When Elsie Unger, 83, had a furnace cleaner call to offer and clean her small one story duplex in January, she thought it would be an ideal time to make it happen.
The next hour however, proved a time she wished she could forget after receiving a bill for $1,015.35 from Edmonton Indoor Clean Air.
The bill breakdown shows two separate charges:
$597.45 for duct cleaning and inspection;
$417.90 for a deluxe furnace and cleaning inspection package.
Upon seeing the first bill, Unger said the cost was too high, but was told there were several tasks done to clean the ducts. The bill checks off quite a few different tasks such as cleaning and conducting technical check ups.

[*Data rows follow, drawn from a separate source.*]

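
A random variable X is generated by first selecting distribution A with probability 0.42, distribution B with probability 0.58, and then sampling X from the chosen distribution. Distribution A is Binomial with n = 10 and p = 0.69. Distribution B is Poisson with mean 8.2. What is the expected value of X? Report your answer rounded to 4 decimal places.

Component means — A: 6.9; B: 8.2.
E[X] = 0.42·6.9 + 0.58·8.2 = 7.654.

7.6540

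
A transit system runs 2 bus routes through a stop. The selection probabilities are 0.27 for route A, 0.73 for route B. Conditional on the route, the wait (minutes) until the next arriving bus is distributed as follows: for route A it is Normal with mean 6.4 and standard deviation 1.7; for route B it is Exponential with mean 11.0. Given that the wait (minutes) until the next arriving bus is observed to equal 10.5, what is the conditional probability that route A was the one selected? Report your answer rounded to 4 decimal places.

0.1192

Likelihoods f(10.5 | ·): A: 0.0128056; B: 0.0349988.
Posterior ∝ prior × likelihood. Numerator for A: 0.27·0.0128056 = 0.00345752.
Normalizing constant: 0.27·0.0128056 + 0.73·0.0349988 = 0.0290067.
P(A | observation) = 0.00345752 / 0.0290067 = 0.119197.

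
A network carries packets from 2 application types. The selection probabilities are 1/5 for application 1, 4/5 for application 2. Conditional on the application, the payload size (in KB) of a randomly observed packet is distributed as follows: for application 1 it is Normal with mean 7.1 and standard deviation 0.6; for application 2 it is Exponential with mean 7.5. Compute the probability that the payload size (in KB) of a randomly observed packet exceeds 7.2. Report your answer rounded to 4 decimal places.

Conditional on each application, P(X > 7.2): 1: 0.433816; 2: 0.382893.
By total probability, P(X > 7.2) = 0.2·0.433816 + 0.8·0.382893 = 0.393078.

0.3931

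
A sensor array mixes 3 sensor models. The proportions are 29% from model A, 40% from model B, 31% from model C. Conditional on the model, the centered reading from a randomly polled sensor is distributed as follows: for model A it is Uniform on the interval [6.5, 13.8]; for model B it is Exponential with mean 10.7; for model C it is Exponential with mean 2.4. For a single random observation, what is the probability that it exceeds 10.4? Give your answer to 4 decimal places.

Conditional on each model, P(X > 10.4): A: 0.465753; B: 0.37834; C: 0.0131237.
By total probability, P(X > 10.4) = 0.29·0.465753 + 0.4·0.37834 + 0.31·0.0131237 = 0.290473.

0.2905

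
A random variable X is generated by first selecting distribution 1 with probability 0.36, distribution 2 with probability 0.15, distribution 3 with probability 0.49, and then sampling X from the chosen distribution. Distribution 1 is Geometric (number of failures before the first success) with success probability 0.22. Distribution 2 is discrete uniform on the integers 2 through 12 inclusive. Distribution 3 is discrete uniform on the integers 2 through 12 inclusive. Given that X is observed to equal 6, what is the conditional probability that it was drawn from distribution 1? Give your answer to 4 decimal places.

0.2346

Likelihoods P(X=6 | ·): 1: 0.0495439; 2: 0.0909091; 3: 0.0909091.
Posterior ∝ prior × likelihood. Numerator for 1: 0.36·0.0495439 = 0.0178358.
Normalizing constant: 0.36·0.0495439 + 0.15·0.0909091 + 0.49·0.0909091 = 0.0760176.
P(1 | observation) = 0.0178358 / 0.0760176 = 0.234627.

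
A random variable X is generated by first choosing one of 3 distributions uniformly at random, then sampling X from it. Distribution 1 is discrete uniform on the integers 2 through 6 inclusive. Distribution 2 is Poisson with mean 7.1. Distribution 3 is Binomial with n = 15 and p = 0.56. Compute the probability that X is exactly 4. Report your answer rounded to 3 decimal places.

Conditional on each component, P(X = 4): 1: 0.2; 2: 0.0873638; 3: 0.0160644.
By total probability, P(X = 4) = 0.333333·0.2 + 0.333333·0.0873638 + 0.333333·0.0160644 = 0.101143.

0.101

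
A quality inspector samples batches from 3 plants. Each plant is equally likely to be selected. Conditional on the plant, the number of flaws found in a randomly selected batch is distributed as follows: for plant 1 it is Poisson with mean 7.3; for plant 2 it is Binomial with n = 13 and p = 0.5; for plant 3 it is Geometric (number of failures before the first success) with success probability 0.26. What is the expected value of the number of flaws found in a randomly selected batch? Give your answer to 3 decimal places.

5.549

Component means — 1: 7.3; 2: 6.5; 3: 2.84615.
E[X] = 0.333333·7.3 + 0.333333·6.5 + 0.333333·2.84615 = 5.54872.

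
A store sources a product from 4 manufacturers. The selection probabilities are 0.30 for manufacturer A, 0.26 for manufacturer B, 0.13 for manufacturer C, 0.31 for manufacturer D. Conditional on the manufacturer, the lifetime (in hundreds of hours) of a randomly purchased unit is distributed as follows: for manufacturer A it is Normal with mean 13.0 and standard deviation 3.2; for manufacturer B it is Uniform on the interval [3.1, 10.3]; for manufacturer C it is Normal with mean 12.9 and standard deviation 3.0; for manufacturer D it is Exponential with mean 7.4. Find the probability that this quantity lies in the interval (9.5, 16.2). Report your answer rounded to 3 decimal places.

0.387

Conditional on each manufacturer, P(9.5 < X < 16.2): A: 0.704312; B: 0.111111; C: 0.735797; D: 0.16498.
By total probability, P(9.5 < X < 16.2) = 0.3·0.704312 + 0.26·0.111111 + 0.13·0.735797 + 0.31·0.16498 = 0.38698.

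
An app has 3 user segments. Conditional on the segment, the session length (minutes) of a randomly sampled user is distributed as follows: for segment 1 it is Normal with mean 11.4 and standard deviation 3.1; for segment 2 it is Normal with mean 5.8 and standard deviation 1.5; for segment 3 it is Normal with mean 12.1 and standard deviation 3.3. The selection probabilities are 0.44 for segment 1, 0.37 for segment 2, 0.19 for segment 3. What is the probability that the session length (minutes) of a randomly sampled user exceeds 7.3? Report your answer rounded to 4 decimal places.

Conditional on each segment, P(X > 7.3): 1: 0.907013; 2: 0.158655; 3: 0.927102.
By total probability, P(X > 7.3) = 0.44·0.907013 + 0.37·0.158655 + 0.19·0.927102 = 0.633937.

0.6339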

“I told him my furnace and hot water tank had been checked. That didn’t matter. They just ignored it,” said Unger.
In an interview, company representative Kevin Cowan said they have been in the business for about 18 years and generally do work through word of mouth promotions. He declined to comment on this incident but said that duct work does not include the furnace and water heater cleaning, which is the second charge.
The base cost of the first charge is $349, which covers two to six hooks-ups, vacuum and air rake main ductwork and disinfectant. There is an additional $220 — and then GST at $28.45 — added, but no itemization as to what that extra cost covered. Cowan said he did not have the full work order but claimed anything in addition would most-likely be for fuel surcharge to get to the location or for aerator work or something similar.
Cowan added that all employees will explain the furnace and water heater cleaning charges before invoicing.
Unger said the furnace was cleaned last fall.
While there, the employee presented Unger with the second bill of $417 and she said it took her by surprise, and she didn’t realize what it meant. A check of her credit card bill showed the amount for two separate charges was collected and a further check of the invoice showed she had signed for both of them.
“I thought I better pay it all,” said Unger.
Friend Irene Rausch heard of the situation and offered to help. The two asked the police if they had any advice. Rausch said the police called the company to question them on the cost but said there was nothing illegal about the transaction.
A check of the company at the Edmonton Better Business Bureau (BBB), where it is a member, shows a similar complaint was filed in October, 2015. The complainant alleges an employee wrote out an authorization invoice for $576.45 and then wrote out the cheque amount and had the customer sign it. The amount charged was $994.35, which was $417.90 higher.
After a back and forth detailed on the BBB website, the customer was eventually refunded the second amount.
For her part Unger said she felt embarrassed after paying the extra charge. Her hope was to let people know to be fully informed when any contractor comes into a person’s home. After seeing the charge she changed her credit card number.
“I wanted to just forget it,” said Unger.
Cowan did say the company has done duct cleaning at her home in 2012.